In short, technological change affects international politics in both war and peace, but does not transform the system itself. The exception is the relationship between the West and the rest before the mid-twentieth century. The whole structure of Western imperialism in America, Africa and Asia rested on a technological imbalance, from Cortes’s use of firearms against the Aztecs in the early sixteenth century to the deployment of poison gas by Mussolini against the Ethiopians in the 1930s. The atom bomb ended the war much sooner than it would otherwise have done, but Japan’s defeat was still inevitable. Wars between the great powers have tended to be decided by skill (the German defeat of France in 1940) or, more often, by attrition (as in the First and Second World Wars). Whoever comes out on top between China and the West, the outcome will ultimately be decided not by their respective technological strengths, important though those will be, but by their relative military, economic, and societal resilience in times of severe stress.
There is a parallel here between the pattern of geopolitics and that of domestic transformation, at least in Britain.
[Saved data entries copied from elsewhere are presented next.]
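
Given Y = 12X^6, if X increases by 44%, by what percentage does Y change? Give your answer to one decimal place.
791.6%

For Y = 12X^6:
If X → X(1 + 0.44)
Then Y → Y · (1 + 0.44)^6
     ≈ Y · 8.9161

Percentage change = ((1 + 0.44)^6 − 1) × 100% ≈ 791.6%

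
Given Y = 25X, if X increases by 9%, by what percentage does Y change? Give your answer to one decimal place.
9.0%

For Y = 25X:
If X → X(1 + 0.09)
Then Y → Y · (1 + 0.09)^1
     = Y · 1.0900

Percentage change = ((1 + 0.09)^1 − 1) × 100% = 9.0%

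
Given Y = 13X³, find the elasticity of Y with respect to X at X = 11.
Elasticity = 3

Elasticity = (dY/dX) · (X/Y)

dY/dX = 39·X²
At X = 11: dY/dX = 4719, Y = 17303

Elasticity = 4719 · (11 / 17303) = 3

Interpretation: for a small percentage change in X, the percentage change in Y is approximately 3.00 times as large.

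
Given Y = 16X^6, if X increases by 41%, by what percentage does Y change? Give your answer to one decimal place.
685.8%

For Y = 16X^6:
If X → X(1 + 0.41)
Then Y → Y · (1 + 0.41)^6
     ≈ Y · 7.8580

Percentage change = ((1 + 0.41)^6 − 1) × 100% ≈ 685.8%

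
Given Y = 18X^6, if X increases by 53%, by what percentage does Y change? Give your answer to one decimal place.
1182.8%

For Y = 18X^6:
If X → X(1 + 0.53)
Then Y → Y · (1 + 0.53)^6
     ≈ Y · 12.8277

Percentage change = ((1 + 0.53)^6 − 1) × 100% ≈ 1182.8%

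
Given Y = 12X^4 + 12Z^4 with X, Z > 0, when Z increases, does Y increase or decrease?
Y increases

Taking the partial derivative:
∂Y/∂Z = 48Z^3

∂Y/∂Z = 48Z^3 > 0 (assuming positive values)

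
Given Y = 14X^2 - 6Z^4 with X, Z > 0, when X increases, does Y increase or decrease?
Y increases

Taking the partial derivative:
∂Y/∂X = 28X

∂Y/∂X = 28X > 0 (assuming positive values)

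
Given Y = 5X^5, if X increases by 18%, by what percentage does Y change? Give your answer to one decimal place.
128.8%

For Y = 5X^5:
If X → X(1 + 0.18)
Then Y → Y · (1 + 0.18)^5
     ≈ Y · 2.2878

Percentage change = ((1 + 0.18)^5 − 1) × 100% ≈ 128.8%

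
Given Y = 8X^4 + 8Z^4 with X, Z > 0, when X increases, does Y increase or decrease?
Y increases

Taking the partial derivative:
∂Y/∂X = 32X^3

∂Y/∂X = 32X^3 > 0 (assuming positive values)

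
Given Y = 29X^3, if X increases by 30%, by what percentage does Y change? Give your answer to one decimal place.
119.7%

For Y = 29X^3:
If X → X(1 + 0.3)
Then Y → Y · (1 + 0.3)^3
     = Y · 2.1970

Percentage change = ((1 + 0.3)^3 − 1) × 100% = 119.7%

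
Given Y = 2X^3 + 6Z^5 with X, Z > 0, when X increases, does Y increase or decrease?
Y increases

Taking the partial derivative:
∂Y/∂X = 6X^2

∂Y/∂X = 6X^2 > 0 (assuming positive values)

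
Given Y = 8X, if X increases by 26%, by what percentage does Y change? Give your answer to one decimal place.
26.0%

For Y = 8X:
If X → X(1 + 0.26)
Then Y → Y · (1 + 0.26)^1
     = Y · 1.2600

Percentage change = ((1 + 0.26)^1 − 1) × 100% = 26.0%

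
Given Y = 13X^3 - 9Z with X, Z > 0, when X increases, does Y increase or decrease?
Y increases

Taking the partial derivative:
∂Y/∂X = 39X^2

∂Y/∂X = 39X^2 > 0 (assuming positive values)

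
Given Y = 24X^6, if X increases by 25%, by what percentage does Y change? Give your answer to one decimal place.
281.5%

For Y = 24X^6:
If X → X(1 + 0.25)
Then Y → Y · (1 + 0.25)^6
     ≈ Y · 3.8147

Percentage change = ((1 + 0.25)^6 − 1) × 100% ≈ 281.5%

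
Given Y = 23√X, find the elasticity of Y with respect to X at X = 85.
Elasticity = 1/2

Elasticity = (dY/dX) · (X/Y)

dY/dX = 23/(2·√X)
At X = 85: dY/dX = 23·√85/170, Y = 23·√85

Elasticity = (23·√85/170) · (85 / (23·√85)) = 1/2

Interpretation: for a small percentage change in X, the percentage change in Y is approximately 0.50 times as large.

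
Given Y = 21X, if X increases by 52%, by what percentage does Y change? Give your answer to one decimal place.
52.0%

For Y = 21X:
If X → X(1 + 0.52)
Then Y → Y · (1 + 0.52)^1
     = Y · 1.5200

Percentage change = ((1 + 0.52)^1 − 1) × 100% = 52.0%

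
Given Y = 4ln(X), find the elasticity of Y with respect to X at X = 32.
Elasticity = 1/ln(32) ≈ 0.2885

Elasticity = (dY/dX) · (X/Y)

dY/dX = 4/X
At X = 32: dY/dX = 1/8, Y = 4·ln(32)

Elasticity = (1/8) · (32 / (4·ln(32))) = 1/ln(32) ≈ 0.2885

Interpretation: for a small percentage change in X, the percentage change in Y is approximately 0.29 times as large.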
The sociologist W.G. Runciman entitled his celebrated investigation of British society over the past three hundred years Very Different, But Much The Same (2013). He did not mean to suggest little had changed between 1714 and the present day; clearly many things did, very profoundly. Rather, Runciman had in mind the continuity of institutions and societal traditions, for example inter-generational mobility, which made the Britain of the past recognisable to us today (and would have made us intelligible to them). In the same way, there is a fundamental geopolitical pattern over time, within which technological change operates, rather than the other way around. In this sense, the international systems traversed in this essay may be different, certainly with regard to their scientific make-up, but they are also geopolitically much the same.
Compare for example, the alignments of today with those of the early Cold War. The Taiwan Straits crises in 1954-1955 and 1958 look very familiar. So does the spectre of Kremlin-sponsored aggression in Europe. In 1962, India and China fought a brief but bloody war in almost exactly the same area that the two powers tussled over last year. As for disinformation and paranoia, the historian Calder Walton has recently shown that these were standard features of the time, since forgotten about. Finally, the idea that an outside power might capture the US presidency (a standard feature of the collusion with Russia allegations against Donald Trump), was dramatized more than fifty years earlier in the 1962 film The Manchurian Candidate. There is little new under the sun.
Of course, just because technology has not decisively shaped geopolitics in the past doesn’t mean it never will. Artificial intelligence, today a shorthand for machine-learning, may well prove to be the game-changer of cliché. AI could develop a mind of its own and bring about the war of computers so narrowly averted in the 1983 film WarGames. We cannot be sure that tech will not transform geopolitics in the ways that its boosters celebrate, and its detractors fear. We just haven’t seen much evidence of it yet.